Partendo da questa distinzione concettuale, Sallustio si impegna nella risoluzione del dilemma sopra proposto. Se gli dèi avessero agito secondo le prime due tipologie creative previste da Sallustio, sarebbero incorsi in altrettante difficoltà, ossia rispettivamente in quella di poter agire solamente sulla forma del cosmo senza poterne causare l’esistenza e in quella di esser costretti a conferire all’universo uno statuto incorporeo. Ecco che l’unica alternativa capace di garantire il carattere eterno del mondo senza escludere una sua creazione da parte degli dèi rimane quella che prevede che questi ultimi lo abbiano costituito κατὰ δύναμιν67.

Sallustio dunque, in ultima istanza, si inscrive nella tradizione più consolidata del tardo Platonismo, quella cioè maggiormente aperta all’accoglimento della tesi aristotelica dell’eternità del cosmo.
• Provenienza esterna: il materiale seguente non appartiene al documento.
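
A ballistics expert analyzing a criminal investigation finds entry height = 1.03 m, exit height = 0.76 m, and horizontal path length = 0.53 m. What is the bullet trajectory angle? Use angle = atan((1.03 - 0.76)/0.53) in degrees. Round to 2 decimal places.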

Mediante il concetto di creazione κατὰ δύναμιν egli, inoltre, sembra richiamarsi esplicitamente al terzo e al quarto significato del termine “creato” distinti nella tavola di Tauro, ossia “ciò che è sempre in un processo di generazione” e “ciò che dipende per il suo ordinamento da una causa esterna”.

65 Cfr. ivi VI. 66 Cfr. ivi XIII. 67 Ibid.